US 11,966,832 B2
Structured graph convolutional networks with stochastic masks for network embeddings
Huiyuan Chen, San Jose, CA (US); Yu-San Lin, Mountain View, CA (US); Lan Wang, Urbana, IL (US); Michael Yeh, Newark, CA (US); Fei Wang, Fremont, CA (US); and Hao Yang, San Jose, CA (US)
Assigned to Visa International Service Association, San Francisco, CA (US)
Appl. No. 18/264,052
Filed by Visa International Service Association, San Francisco, CA (US)
PCT Filed Jul. 2, 2021, PCT No. PCT/US2021/040312
§ 371(c)(1), (2) Date Aug. 2, 2023,
PCT Pub. No. WO2022/169480, PCT Pub. Date Aug. 11, 2022.
Claims priority of provisional application 63/146,089, filed on Feb. 5, 2021.
Prior Publication US 2024/0046075 A1, Feb. 8, 2024
Int. Cl. G06N 3/0464 (2023.01); G06N 3/047 (2023.01); G06Q 30/0282 (2023.01); G06Q 30/0601 (2023.01)

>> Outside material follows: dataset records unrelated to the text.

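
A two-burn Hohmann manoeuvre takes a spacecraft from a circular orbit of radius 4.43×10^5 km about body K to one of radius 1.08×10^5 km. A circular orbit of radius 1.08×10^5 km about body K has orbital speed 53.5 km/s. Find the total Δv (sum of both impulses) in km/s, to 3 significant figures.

Δv = 24.2 km/s

From the circular-orbit relation v² = μ/r at r = 1.08×10^5 km: μ = v²r = (53.5)² × 1.08×10^5 = 3.09123×10^8 km³/s².
Semi-major axis of the transfer orbit: a_t = (4.430×10^5 + 1.080×10^5)/2 = 2.755×10^5 km.
At r₁ the circular-orbit speed is v₁ = √(μ/r₁) = 26.416 km/s.
Transfer-orbit speed at r₁ (v² = μ(2/r − 1/a)): v_a = √[μ(2/r₁ − 1/a_t)] = 16.539 km/s.
First burn Δv₁ = |v_a − v₁| = 9.877 km/s.
At r₂, v₂ = √(μ/r₂) = 53.50 km/s.
Transfer-orbit speed at r₂: v_p = √[μ(2/r₂ − 1/a_t)] = 67.84 km/s.
Second burn Δv₂ = |v₂ − v_p| = 14.34 km/s.
Δv = Δv₁ + Δv₂ = 9.877 + 14.34 = 24.22 km/s.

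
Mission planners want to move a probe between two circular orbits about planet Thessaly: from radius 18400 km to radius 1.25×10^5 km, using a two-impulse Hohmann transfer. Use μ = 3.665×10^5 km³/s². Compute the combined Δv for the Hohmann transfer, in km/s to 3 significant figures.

Δv = 2.27 km/s

Semi-major axis of the transfer orbit: a_t = (18400 + 1.250×10^5)/2 = 71700 km.
At r₁ the circular-orbit speed is v₁ = √(μ/r₁) = 4.463 km/s.
Transfer-orbit speed at r₁ (vis-viva equation): v_p = √[μ(2/r₁ − 1/a_t)] = 5.893 km/s.
First burn Δv₁ = |v_p − v₁| = 1.430 km/s.
At r₂, v₂ = √(μ/r₂) = 1.7123 km/s.
Transfer-orbit speed at r₂: v_a = √[μ(2/r₂ − 1/a_t)] = 0.86742 km/s.
Second burn Δv₂ = |v₂ − v_a| = 0.8449 km/s.
Δv = Δv₁ + Δv₂ = 1.430 + 0.8449 = 2.275 km/s.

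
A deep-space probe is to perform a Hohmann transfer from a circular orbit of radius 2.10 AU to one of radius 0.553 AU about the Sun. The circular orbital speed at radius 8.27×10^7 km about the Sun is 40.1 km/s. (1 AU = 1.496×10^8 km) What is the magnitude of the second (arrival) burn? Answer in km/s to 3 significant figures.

Δv₂ = 10.4 km/s

From the circular-orbit relation v² = μ/r at r = 8.27×10^7 km: μ = v²r = (40.1)² × 8.27×10^7 = 1.32982×10^11 km³/s².
In km: r₁ = 2.10 × 1.496×10^8 = 3.1416×10^8 km; r₂ = 0.553 × 1.496×10^8 = 8.27288×10^7 km.
Semi-major axis of the transfer orbit: a_t = (3.1416×10^8 + 8.27288×10^7)/2 = 1.984444×10^8 km.
Circular speed at r = 8.27288×10^7 km: v_c = √(μ/r) = 40.093 km/s.
Transfer-orbit speed at the same r (vis-viva, a = a_t): v_t = √[μ(2/r − 1/a_t)] = 50.446 km/s.
Δv₂ = |v_t − v_c| = |50.446 − 40.093| = 10.35 km/s.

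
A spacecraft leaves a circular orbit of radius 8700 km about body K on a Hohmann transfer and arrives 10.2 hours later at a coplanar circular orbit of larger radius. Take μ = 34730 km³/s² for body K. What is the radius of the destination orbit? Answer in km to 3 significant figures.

Transfer time t = 10.2 hours = 36720 s, and t = π√(a_t³/μ).
So a_t = (μ t²/π²)^(1/3) = (34730 × (36720)² / π²)^(1/3) = 16804 km.
Since a_t = (r₁ + r₂)/2, r₂ = 2a_t − r₁ = 2×16804 − 8700 = 24908 km.

r₂ = 24900 km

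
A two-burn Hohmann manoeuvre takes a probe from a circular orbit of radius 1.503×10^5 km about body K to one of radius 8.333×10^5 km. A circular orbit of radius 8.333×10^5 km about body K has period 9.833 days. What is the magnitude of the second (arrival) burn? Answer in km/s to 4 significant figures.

Δv₂ = 2.756 km/s

From Kepler's third law T² = 4π²r³/μ at r = 8.333×10^5 km, T = 9.833 days = 9.833 × 86400 s = 8.495712×10^5 s: μ = 4π²r³/T² = 3.16493×10^7 km³/s².
The Hohmann ellipse has a_t = (r₁ + r₂)/2 = 4.918×10^5 km.
Circular speed at r = 8.333×10^5 km: v_c = √(μ/r) = 6.163 km/s.
Transfer-orbit speed at the same r (vis-viva, a = a_t): v_t = √[μ(2/r − 1/a_t)] = 3.407 km/s.
Δv₂ = |v_t − v_c| = |3.407 − 6.163| = 2.756 km/s.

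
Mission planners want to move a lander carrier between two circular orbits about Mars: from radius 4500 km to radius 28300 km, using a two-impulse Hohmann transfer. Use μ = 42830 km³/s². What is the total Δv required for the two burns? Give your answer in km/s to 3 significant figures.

Δv = 1.55 km/s

Transfer-ellipse semi-major axis a_t = (r₁ + r₂)/2 = (4500 + 28300)/2 = 16400 km.
At r₁ the circular-orbit speed is v₁ = √(μ/r₁) = 3.08509 km/s.
Transfer-orbit speed at r₁ (vis-viva): v_p = √[μ(2/r₁ − 1/a_t)] = 4.05265 km/s.
First burn Δv₁ = |v_p − v₁| = 0.9676 km/s.
Circular speed at r₂: v₂ = √(μ/r₂) = 1.2302 km/s.
Transfer-orbit speed at r₂: v_a = √[μ(2/r₂ − 1/a_t)] = 0.64441 km/s.
Second burn Δv₂ = |v₂ − v_a| = 0.5858 km/s.
Total Δv = Δv₁ + Δv₂ = 1.553 km/s.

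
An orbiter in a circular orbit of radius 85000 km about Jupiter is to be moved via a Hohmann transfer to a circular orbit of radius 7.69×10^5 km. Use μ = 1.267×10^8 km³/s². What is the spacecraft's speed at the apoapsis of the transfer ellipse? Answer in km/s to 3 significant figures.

The Hohmann ellipse has a_t = (r₁ + r₂)/2 = 4.270×10^5 km.
At apoapsis, r = 7.690×10^5 km.
From the vis-viva equation, v = √[μ(2/r − 1/a_t)] = 5.727 km/s.

v = 5.73 km/s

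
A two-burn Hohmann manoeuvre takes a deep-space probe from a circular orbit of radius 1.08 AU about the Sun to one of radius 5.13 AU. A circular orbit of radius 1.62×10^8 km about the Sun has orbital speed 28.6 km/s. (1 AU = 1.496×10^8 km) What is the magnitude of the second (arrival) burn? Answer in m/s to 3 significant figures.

Δv₂ = 5390 m/s

From the circular-orbit relation v² = μ/r at r = 1.62×10^8 km: μ = v²r = (28.6)² × 1.62×10^8 = 1.32510×10^11 km³/s².
In km: r₁ = 1.08 × 1.496×10^8 = 1.61568×10^8 km; r₂ = 5.13 × 1.496×10^8 = 7.67448×10^8 km.
The Hohmann ellipse has a_t = (r₁ + r₂)/2 = 4.64508×10^8 km.
On the circular orbit at r = 7.67448×10^8 km, v_c = √(μ/r) = 13.14 km/s.
Vis-viva on the transfer ellipse at r = 7.67448×10^8 km gives v_t = √[μ(2/r − 1/a_t)] = 7.750 km/s.
Δv₂ = |v_t − v_c| = |7.750 − 13.14| = 5.390 km/s.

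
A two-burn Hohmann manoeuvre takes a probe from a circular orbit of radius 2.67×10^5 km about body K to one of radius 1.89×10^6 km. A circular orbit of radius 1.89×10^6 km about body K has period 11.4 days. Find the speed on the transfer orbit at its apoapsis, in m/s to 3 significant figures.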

CPC G06N 3/0464 (2023.01) [G06N 3/047 (2023.01); G06Q 30/0282 (2013.01); G06Q 30/0631 (2013.01)] 20 Claims
OG exemplary drawing
 
1. A method comprising:
receiving a first dataset comprising a plurality of embeddings of a first type and of a second type, the embeddings of the first type associated with a first node type and the embeddings of the second type associated with a second node type;
generating a fixed adjacency matrix from the first dataset;
applying a first stochastic binary mask to the fixed adjacency matrix to obtain a first subgraph of the fixed adjacency matrix;
processing the first subgraph of the fixed adjacency matrix through a first layer of a graph convolutional network to obtain a first embedding matrix;
applying a second stochastic binary mask to the fixed adjacency matrix to obtain a second subgraph of the fixed adjacency matrix;
processing the first embedding matrix and the second subgraph of the fixed adjacency matrix through a second layer of the graph convolutional network to obtain a second embedding matrix;
determining a plurality of gradients of a loss function;
modifying the first stochastic binary mask and the second stochastic binary mask using at least one of the plurality of gradients;
generating a second fixed adjacency matrix from a second dataset;
applying the modified first stochastic binary mask to the second fixed adjacency matrix to obtain a third subgraph of the second fixed adjacency matrix;
processing the third subgraph of the second fixed adjacency matrix through the first layer of the graph convolutional network to obtain a third embedding matrix associated with the second dataset;
applying the modified second stochastic binary mask to the second fixed adjacency matrix to obtain a fourth subgraph of the second fixed adjacency matrix;
processing the third embedding matrix associated with the second dataset and the fourth subgraph of the second fixed adjacency matrix through the second layer of the graph convolutional network to obtain a fourth embedding matrix associated with the second dataset; and
generating a recommendation score between an embedding of the first type and an embedding of the second type from the second dataset, using at least the third embedding matrix and the fourth embedding matrix associated with the second dataset.